Personal information
- Full name: Bernard Cyril Elgood
- Born: 10 March 1922 Hampstead, Middlesex, England
- Died: 10 July 1997 (aged 75) Pauntley Place, Gloucestershire, England
- Nickname: Bruno
- Batting: Right-handed

Domestic team information
- 1948: Cambridge University
- 1949: Berkshire

Career statistics
| Competition | First-class |
| Matches | 14 |
| Runs scored | 631 |
| Batting average | 33.21 |
| 100s/50s | 2/2 |
| Top score | 127* |
| Catches/stumpings | 5/– |
- Source: Cricinfo, 13 February 2019

= Bernard Elgood =

English cricketer and British Army officer

Bernard Cyril "Bruno" Elgood MBE (10 March 1922 – 10 July 1997) was an English first-class cricketer and British Army officer.
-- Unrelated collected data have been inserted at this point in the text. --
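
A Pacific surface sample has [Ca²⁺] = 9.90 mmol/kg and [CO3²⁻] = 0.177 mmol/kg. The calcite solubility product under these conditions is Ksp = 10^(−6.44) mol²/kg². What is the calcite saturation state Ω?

Ksp = 10^(−6.44) = 3.631×10^-7
Ω = [Ca²⁺][CO3²⁻]/Ksp = (9.90×10^-3)(0.177×10^-3) / 3.631×10^-7 = 4.83

Ω = 4.83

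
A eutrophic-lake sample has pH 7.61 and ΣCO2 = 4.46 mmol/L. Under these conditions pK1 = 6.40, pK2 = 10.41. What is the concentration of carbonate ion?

α₂ = 1 / (1 + [H⁺]/K2 + [H⁺]²/(K1K2)) = 1 / (1 + 10^+2.80 + 10^+1.59)
   = 1 / (1 + 630.96 + 38.905) = 1/670.86 = 0.001491
[CO3²⁻] = α₂ × DIC = 0.001491 × 4.46 = 0.00665 mmol/L = 6.65 μmol/L

[CO3²⁻] = 6.65 μmol/L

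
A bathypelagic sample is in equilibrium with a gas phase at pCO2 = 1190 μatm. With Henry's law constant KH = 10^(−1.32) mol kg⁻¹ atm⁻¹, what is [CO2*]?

[CO2*] = 57.0 μmol/kg

KH = 10^(−1.32) = 4.786×10^-2 mol kg⁻¹ atm⁻¹
[CO2*] = KH · pCO2 = 4.786×10^-2 × 1190×10^-6 atm = 5.70×10^-5 mol/kg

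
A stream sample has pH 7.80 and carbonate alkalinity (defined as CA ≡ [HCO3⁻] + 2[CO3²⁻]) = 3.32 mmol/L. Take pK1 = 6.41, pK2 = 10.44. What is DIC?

CA = [HCO3⁻] + 2[CO3²⁻] = (α₁ + 2α₂)·DIC
At pH 7.80: [H⁺]/K1 = 10^-1.39 = 0.040738, K2/[H⁺] = 10^-2.64 = 0.0022909
α₁ = 1/(1 + 0.040738 + 0.0022909) = 1/1.0430 = 0.9587; α₂ = α₁·K2/[H⁺] = 0.002196
α₁ + 2α₂ = 0.9631
DIC = CA / (α₁ + 2α₂) = 3.32 / 0.9631 = 3.45 mmol/L

DIC = 3.45 mmol/L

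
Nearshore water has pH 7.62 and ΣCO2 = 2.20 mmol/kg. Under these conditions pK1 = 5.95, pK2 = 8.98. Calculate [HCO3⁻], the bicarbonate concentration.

α₁ = 1 / (1 + [H⁺]/K1 + K2/[H⁺]) = 1 / (1 + 10^-1.67 + 10^-1.36)
   = 1 / (1 + 0.021380 + 0.043652) = 1/1.0650 = 0.9389
[HCO3⁻] = α₁ × DIC = 0.9389 × 2.20 = 2.07 mmol/kg

[HCO3⁻] = 2.07 mmol/kg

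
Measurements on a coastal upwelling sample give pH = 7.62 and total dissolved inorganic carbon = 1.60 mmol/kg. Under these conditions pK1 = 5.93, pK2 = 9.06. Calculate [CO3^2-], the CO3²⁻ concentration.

α₂ = 1 / (1 + [H⁺]/K2 + [H⁺]²/(K1K2)) = 1 / (1 + 10^+1.44 + 10^-0.25)
   = 1 / (1 + 27.542 + 0.56234) = 1/29.105 = 0.03436
[CO3²⁻] = α₂ × DIC = 0.03436 × 1.60 = 0.0550 mmol/kg

[CO3²⁻] = 0.0550 mmol/kg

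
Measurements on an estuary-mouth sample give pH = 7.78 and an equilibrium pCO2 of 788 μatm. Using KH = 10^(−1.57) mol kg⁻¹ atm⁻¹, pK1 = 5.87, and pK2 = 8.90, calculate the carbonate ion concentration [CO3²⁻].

[CO3²⁻] = 0.131 mmol/kg

[CO2*] = KH · pCO2 = 10^(−1.57) × 788×10^-6 = 2.121×10^-5 mol/kg
α₀ = 1/(1 + K1/[H⁺] + K1K2/[H⁺]²) = 1/(1 + 10^+1.91 + 10^+0.79) = 0.01131
DIC = [CO2*]/α₀ = 2.121×10^-5 / 0.01131 = 1.876 mmol/kg
[CO3²⁻] = α₂·DIC; α₂ = 0.06971, so [CO3²⁻] = 0.06971 × 1.876 = 0.131 mmol/kg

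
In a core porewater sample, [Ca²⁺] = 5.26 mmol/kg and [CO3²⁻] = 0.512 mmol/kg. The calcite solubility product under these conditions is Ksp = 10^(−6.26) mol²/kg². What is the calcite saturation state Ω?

Ksp = 10^(−6.26) = 5.495×10^-7
Ω = [Ca²⁺][CO3²⁻]/Ksp = (5.26×10^-3)(0.512×10^-3) / 5.495×10^-7 = 4.90

Ω = 4.90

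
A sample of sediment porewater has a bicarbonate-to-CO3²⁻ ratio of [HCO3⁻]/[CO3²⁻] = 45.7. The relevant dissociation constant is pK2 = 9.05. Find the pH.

pH = 7.39

From K2 = [H⁺][CO3²⁻]/[HCO3⁻]:  pH = pK2 − log₁₀([HCO3⁻]/[CO3²⁻])
log₁₀(45.7) = +1.660
pH = 9.05 − (+1.660) = 7.39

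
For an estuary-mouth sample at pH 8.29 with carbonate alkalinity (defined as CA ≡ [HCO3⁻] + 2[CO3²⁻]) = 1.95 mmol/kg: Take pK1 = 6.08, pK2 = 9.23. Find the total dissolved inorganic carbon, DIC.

CA = [HCO3⁻] + 2[CO3²⁻] = (α₁ + 2α₂)·DIC
At pH 8.29: [H⁺]/K1 = 10^-2.21 = 0.0061660, K2/[H⁺] = 10^-0.94 = 0.11482
α₁ = 1/(1 + 0.0061660 + 0.11482) = 1/1.1210 = 0.8921; α₂ = α₁·K2/[H⁺] = 0.1024
α₁ + 2α₂ = 1.0969
DIC = CA / (α₁ + 2α₂) = 1.95 / 1.0969 = 1.78 mmol/kg

DIC = 1.78 mmol/kg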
Elgood was born at Hampstead and educated at Bradfield College. The completion of his studies at Bradfield coincided with the Second World War, with Elgood enlisting in the British Army with the Royal Engineers as a second lieutenant in November 1941. He was promoted to the rank of lieutenant in January 1945, antedated to September 1944.
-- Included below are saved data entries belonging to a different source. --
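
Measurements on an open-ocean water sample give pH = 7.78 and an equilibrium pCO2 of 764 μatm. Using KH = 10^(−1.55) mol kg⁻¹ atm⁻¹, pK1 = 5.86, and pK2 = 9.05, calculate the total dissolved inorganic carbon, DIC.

[CO2*] = KH · pCO2 = 10^(−1.55) × 764×10^-6 = 2.153×10^-5 mol/kg
α₀ = 1/(1 + K1/[H⁺] + K1K2/[H⁺]²) = 1/(1 + 10^+1.92 + 10^+0.65) = 0.01128
DIC = [CO2*]/α₀ = 2.153×10^-5 / 0.01128 = 1.91 mmol/kg

DIC = 1.91 mmol/kg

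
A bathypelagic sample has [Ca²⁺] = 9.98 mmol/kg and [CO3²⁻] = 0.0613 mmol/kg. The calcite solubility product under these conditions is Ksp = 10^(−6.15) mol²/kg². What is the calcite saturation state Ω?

Ω = 0.864

Ksp = 10^(−6.15) = 7.079×10^-7
Ω = [Ca²⁺][CO3²⁻]/Ksp = (9.98×10^-3)(0.0613×10^-3) / 7.079×10^-7 = 0.864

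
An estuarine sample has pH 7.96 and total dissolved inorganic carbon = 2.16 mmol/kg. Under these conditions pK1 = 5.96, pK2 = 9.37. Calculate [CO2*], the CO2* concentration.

α₀ = 1 / (1 + K1/[H⁺] + K1K2/[H⁺]²) = 1 / (1 + 10^+2.00 + 10^+0.59)
   = 1 / (1 + 100.00 + 3.8905) = 1/104.89 = 0.009534
[CO2*] = α₀ × DIC = 0.009534 × 2.16 = 0.0206 mmol/kg

[CO2*] = 0.0206 mmol/kg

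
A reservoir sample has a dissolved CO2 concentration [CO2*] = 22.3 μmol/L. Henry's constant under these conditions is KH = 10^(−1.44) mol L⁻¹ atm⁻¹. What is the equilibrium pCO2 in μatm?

pCO2 = 614 μatm

KH = 10^(−1.44) = 3.631×10^-2 mol L⁻¹ atm⁻¹
pCO2 = [CO2*]/KH = 22.3×10^-6 / 3.631×10^-2 = 6.14×10^-4 atm = 614 μatm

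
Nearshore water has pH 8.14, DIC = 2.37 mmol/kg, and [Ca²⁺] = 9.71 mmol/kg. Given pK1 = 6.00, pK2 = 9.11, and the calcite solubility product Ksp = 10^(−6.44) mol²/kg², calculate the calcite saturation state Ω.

α₂ = 1 / (1 + [H⁺]/K2 + [H⁺]²/(K1K2)) = 1 / (1 + 10^+0.97 + 10^-1.17)
   = 1 / (1 + 9.3325 + 0.067608) = 1/10.400 = 0.09615
[CO3²⁻] = α₂ × DIC = 0.09615 × 2.37 = 0.2279 mmol/kg
Ksp = 10^(−6.44) = 3.631×10^-7
Ω = [Ca²⁺][CO3²⁻]/Ksp = (9.71×10^-3)(2.279×10^-4) / 3.631×10^-7 = 6.09

Ω = 6.09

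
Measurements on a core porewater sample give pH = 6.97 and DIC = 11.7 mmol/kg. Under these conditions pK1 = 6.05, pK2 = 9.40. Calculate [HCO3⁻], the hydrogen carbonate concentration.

[HCO3⁻] = 10.4 mmol/kg

α₁ = 1 / (1 + [H⁺]/K1 + K2/[H⁺]) = 1 / (1 + 10^-0.92 + 10^-2.43)
   = 1 / (1 + 0.12023 + 0.0037154) = 1/1.1239 = 0.8897
[HCO3⁻] = α₁ × DIC = 0.8897 × 11.7 = 10.4 mmol/kg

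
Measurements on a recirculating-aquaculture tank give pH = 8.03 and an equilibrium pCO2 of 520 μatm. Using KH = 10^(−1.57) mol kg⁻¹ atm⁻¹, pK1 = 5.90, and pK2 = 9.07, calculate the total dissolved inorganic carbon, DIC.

DIC = 2.07 mmol/kg

[CO2*] = KH · pCO2 = 10^(−1.57) × 520×10^-6 = 1.400×10^-5 mol/kg
α₀ = 1/(1 + K1/[H⁺] + K1K2/[H⁺]²) = 1/(1 + 10^+2.13 + 10^+1.09) = 0.006748
DIC = [CO2*]/α₀ = 1.400×10^-5 / 0.006748 = 2.07 mmol/kg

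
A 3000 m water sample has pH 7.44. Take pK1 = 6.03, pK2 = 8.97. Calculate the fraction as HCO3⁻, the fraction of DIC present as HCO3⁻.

α₁ = 1 / (1 + [H⁺]/K1 + K2/[H⁺]) = 1 / (1 + 10^-1.41 + 10^-1.53)
   = 1 / (1 + 0.038905 + 0.029512) = 1/1.0684 = 0.9360

α₁ = 0.936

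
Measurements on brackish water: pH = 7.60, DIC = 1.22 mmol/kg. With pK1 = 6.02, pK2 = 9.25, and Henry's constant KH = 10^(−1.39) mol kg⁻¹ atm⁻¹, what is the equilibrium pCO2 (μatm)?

pCO2 = 751 μatm

α₀ = 1 / (1 + K1/[H⁺] + K1K2/[H⁺]²) = 1 / (1 + 10^+1.58 + 10^-0.07)
   = 1 / (1 + 38.019 + 0.85114) = 1/39.870 = 0.02508
[CO2*] = α₀ × DIC = 0.02508 × 1.22 = 0.03060 mmol/kg
pCO2 = [CO2*]/KH = 3.060×10^-5 / 4.074×10^-2 = 751 μatm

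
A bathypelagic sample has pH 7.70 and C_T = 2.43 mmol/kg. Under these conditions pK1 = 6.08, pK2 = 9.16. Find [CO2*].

[CO2*] = 0.0551 mmol/kg

α₀ = 1 / (1 + K1/[H⁺] + K1K2/[H⁺]²) = 1 / (1 + 10^+1.62 + 10^+0.16)
   = 1 / (1 + 41.687 + 1.4454) = 1/44.132 = 0.02266
[CO2*] = α₀ × DIC = 0.02266 × 2.43 = 0.0551 mmol/kg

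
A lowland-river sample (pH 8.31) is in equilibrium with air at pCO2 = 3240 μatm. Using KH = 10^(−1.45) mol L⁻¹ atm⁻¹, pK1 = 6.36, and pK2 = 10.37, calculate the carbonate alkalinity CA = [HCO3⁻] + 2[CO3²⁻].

[CO2*] = KH · pCO2 = 10^(−1.45) × 3240×10^-6 = 1.150×10^-4 mol/L
α₀ = 1/(1 + K1/[H⁺] + K1K2/[H⁺]²) = 1/(1 + 10^+1.95 + 10^-0.11) = 0.01100
DIC = [CO2*]/α₀ = 1.150×10^-4 / 0.01100 = 10.45 mmol/L
CA = (α₁ + 2α₂)·DIC = (0.9805 + 2×0.008539) × 10.45 = 10.4 mmol/L

CA = 10.4 mmol/L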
Following the war he attended Pembroke College, Cambridge. He debuted in first-class cricket for Cambridge University against Lancashire at Cambridge in 1948, a season in which he made all twelve of his first-class appearances for Cambridge in. He scored 531 runs across these twelve matches, averaging 35.40. He scored two centuries against Sussex and Middlesex, with his highest score of 127 not out coming against the former. Still serving in the army following the war, Elgood also played two first-class matches in 1948 for the Combined Services cricket team. In 1949, he played minor counties cricket for Berkshire, making five appearances in the Minor Counties Championship.

Elgood was promoted to the rank of captain in March 1949, with promotion to major in March 1956. He was made a member of the Order of the British Empire in the 1959 New Year Honours. He was made a lieutenant colonel in January 1965. Three years later he was made a colonel in June 1968. He was promoted to the rank of brigadier in January 1971. Elgood retired from military service in March 1976. He died at Pauntley Place in Gloucestershire in July 1997.